Group of Seven Inches 2004 and 2005
In August 2004, Kent Monkman staged an intervention at the McMichael Canadian Art Collection in Kleinburg, Ontario, through a filmed performance titled Group of Seven Inches. Channelling pop star Cher, Miss Chief Eagle Testickle, in her first public appearance, rides a horse down the long road leading into the museum’s grounds. She encounters two white males dressed in moccasins and breechcloth, takes them into what was a studio belonging to Tom Thomson (1877–1917), and proceeds to feed them liquor and spank them with snowshoes, canoe paddles, and a cast-iron frying pan. Eventually she dresses them in the traditional late eighteenth-century European garb of powdered wigs and ruffled shirts and sets out to paint their portraits.
The film, which echoes the style of early silent movies, subverts the art of George Catlin (1796–1872) and Paul Kane (1810–1871) and the documentaries of Edward S. Curtis (1868–1952). These men were known for studying Indigenous nations, and here Monkman reverses their gazes, positioning Miss Chief as an artist observing white people. She prepares for her account of the ethnography of the European white male, and in one clip she presents a declaration of her intent, a statement that upends a similar text Kane wrote about his commitment to studying Indigenous peoples: “I have determined to devote whatever talents and proficiency I possess to the painting of a series of pictures illustrative of the European male. The subject is one in which I have felt a deep interest since childhood having become intimately familiar in my native land with the hundreds of trappers, voyageurs, priests and farmers who represent the noblest races of Europe.”

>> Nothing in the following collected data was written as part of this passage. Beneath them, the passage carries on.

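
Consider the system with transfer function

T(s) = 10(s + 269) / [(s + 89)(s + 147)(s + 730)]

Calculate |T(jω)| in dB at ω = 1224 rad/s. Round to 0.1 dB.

-104.7 dB

At s = jω = j1224:
zero (s+269): 269 + j1224 → |·| = √(269²+1224²) = √1570537 ≈ 1253.2, ∠ = arctan(1224/269) ≈ 77.61°
pole (s+89): 89 + j1224 → |·| = √(89²+1224²) = √1506097 ≈ 1227.2, ∠ = arctan(1224/89) ≈ 85.84°
pole (s+147): 147 + j1224 → |·| = √(147²+1224²) = √1519785 ≈ 1232.8, ∠ = arctan(1224/147) ≈ 83.15°
pole (s+730): 730 + j1224 → |·| = √(730²+1224²) = √2031076 ≈ 1425.2, ∠ = arctan(1224/730) ≈ 59.19°
|T| = 10 · 1253.2 / 2.1562e+09 ≈ 5.8121e-06
Gain = 20 log₁₀(5.8121e-06) ≈ -104.71 dB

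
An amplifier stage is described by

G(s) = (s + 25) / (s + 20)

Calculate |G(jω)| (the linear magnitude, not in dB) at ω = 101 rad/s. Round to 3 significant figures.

1.01

Substitute s = j101:
Numerator: (j101) + 25 = 25 + j101
Denominator: (j101) + 20 = 20 + j101
|N| = √(25² + 101²) ≈ 104.05, ∠N ≈ 76.10°
|D| = √(20² + 101²) ≈ 102.96, ∠D ≈ 78.80°
|G| = 104.05 / 102.96 ≈ 1.0106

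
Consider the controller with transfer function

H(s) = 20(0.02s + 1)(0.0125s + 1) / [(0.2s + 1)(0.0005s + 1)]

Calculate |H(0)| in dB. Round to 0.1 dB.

H(0) = 20 · 1 / 1 = 20
20 log₁₀(20) ≈ 26.02 dB

26.0 dB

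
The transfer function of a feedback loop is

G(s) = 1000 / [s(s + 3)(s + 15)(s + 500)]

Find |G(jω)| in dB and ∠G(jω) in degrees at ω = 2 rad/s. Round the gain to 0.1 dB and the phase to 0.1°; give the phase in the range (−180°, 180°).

At s = jω = j2:
pole (s+3): 3 + j2 → |·| = √(3²+2²) = √13 ≈ 3.6056, ∠ = arctan(2/3) ≈ 33.69°
pole (s+15): 15 + j2 → |·| = √(15²+2²) = √229 ≈ 15.133, ∠ = arctan(2/15) ≈ 7.59°
pole (s+500): 500 + j2 → |·| = √(500²+2²) = √250004 ≈ 500, ∠ = arctan(2/500) ≈ 0.23°
pole at origin: |s| = 2, ∠ = 90.00° (in denominator)
|G| = 1000 / 54564 ≈ 0.018327
Gain = 20 log₁₀(0.018327) ≈ -34.74 dB
∠G = 0.00° − 131.51° = -131.51°

-34.7 dB, -131.5°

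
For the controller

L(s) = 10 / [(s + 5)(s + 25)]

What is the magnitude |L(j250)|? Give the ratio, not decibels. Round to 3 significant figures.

At s = jω = j250:
pole (s+5): 5 + j250 → |·| = √(5²+250²) = √62525 ≈ 250.05, ∠ = arctan(250/5) ≈ 88.85°
pole (s+25): 25 + j250 → |·| = √(25²+250²) = √63125 ≈ 251.25, ∠ = arctan(250/25) ≈ 84.29°
|L| = 10 / 62825 ≈ 0.00015917

0.000159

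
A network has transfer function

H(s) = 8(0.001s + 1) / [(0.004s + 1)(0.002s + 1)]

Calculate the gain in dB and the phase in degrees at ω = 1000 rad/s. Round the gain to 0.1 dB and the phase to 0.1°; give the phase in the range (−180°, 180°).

At ω = 1000 rad/s:
zero (1 + j1000·0.001) = 1 + j1 → |·| ≈ 1.4142, ∠ ≈ 45.00°
pole (1 + j1000·0.004) = 1 + j4 → |·| ≈ 4.1231, ∠ ≈ 75.96°
pole (1 + j1000·0.002) = 1 + j2 → |·| ≈ 2.2361, ∠ ≈ 63.43°
|H| = 8 · 1.4142 / (4.1231 · 2.2361) ≈ 1.2271
Gain = 20 log₁₀(1.2271) ≈ 1.78 dB
∠H = (45.00°) − (75.96° + 63.43°) = -94.39°

1.8 dB, -94.4°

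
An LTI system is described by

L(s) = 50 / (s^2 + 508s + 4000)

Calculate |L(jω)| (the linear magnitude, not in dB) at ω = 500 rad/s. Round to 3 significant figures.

Substitute s = j500:
Numerator: 50 = 50 + j0
Denominator: (j500)^2 + 508(j500) + 4000 = -246000 + j254000
|N| = √(50² + 0²) ≈ 50, ∠N ≈ 0.00°
|D| = √(246000² + 254000²) ≈ 3.536e+05, ∠D ≈ 134.08°
|L| = 50 / 3.536e+05 ≈ 0.0001414

0.000141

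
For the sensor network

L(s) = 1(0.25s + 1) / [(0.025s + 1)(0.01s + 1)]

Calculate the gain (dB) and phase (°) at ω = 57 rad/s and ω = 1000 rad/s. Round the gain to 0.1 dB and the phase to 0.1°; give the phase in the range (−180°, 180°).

ω = 57: 17.1 dB, 1.4°; ω = 1000: -0.1 dB, -82.2°

At ω = 57 rad/s:
zero (1 + j57·0.25) = 1 + j14.25 → |·| ≈ 14.285, ∠ ≈ 85.99°
pole (1 + j57·0.025) = 1 + j1.425 → |·| ≈ 1.7409, ∠ ≈ 54.94°
pole (1 + j57·0.01) = 1 + j0.57 → |·| ≈ 1.151, ∠ ≈ 29.68°
|L| = 1 · 14.285 / (1.7409 · 1.151) ≈ 7.129
Gain = 20 log₁₀(7.129) ≈ 17.06 dB
∠L = (85.99°) − (54.94° + 29.68°) = 1.37°

At ω = 1000 rad/s:
zero (1 + j1000·0.25) = 1 + j250 → |·| ≈ 250, ∠ ≈ 89.77°
pole (1 + j1000·0.025) = 1 + j25 → |·| ≈ 25.02, ∠ ≈ 87.71°
pole (1 + j1000·0.01) = 1 + j10 → |·| ≈ 10.05, ∠ ≈ 84.29°
|L| = 1 · 250 / (25.02 · 10.05) ≈ 0.99423
Gain = 20 log₁₀(0.99423) ≈ -0.05 dB
∠L = (89.77°) − (87.71° + 84.29°) = -82.23°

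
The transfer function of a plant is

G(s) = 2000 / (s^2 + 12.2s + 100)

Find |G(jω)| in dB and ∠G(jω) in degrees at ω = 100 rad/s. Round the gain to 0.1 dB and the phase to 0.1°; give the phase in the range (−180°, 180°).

At s = jω = j100:
quadratic: (j100)² + 12.2·j100 + 100 = -9900 + j1220 → |·| ≈ 9974.9, ∠ ≈ 172.97°
|G| = 2000 / 9974.9 ≈ 0.2005
Gain = 20 log₁₀(0.2005) ≈ -13.96 dB
∠G = 0.00° − 172.97° = -172.97°

-14.0 dB, -173.0°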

The Group of Seven Inches film was featured in the Triumph of Mischief exhibition at the Art Gallery of Hamilton in 2007 in the installation Théâtre de Cristal, 2006. This too was intended as a critical response, one that looked back to Catlin’s presentations of his work. Catlin had created a travelling Indian Gallery to show exhibits of his pictures and collections, and at the centre he placed a tall, white Crow tipi, decorated with a series of hunting and battle scenes. The tipi in Monkman’s exhibit is one of the ways that Miss Chief mirrors and transforms Catlin’s project.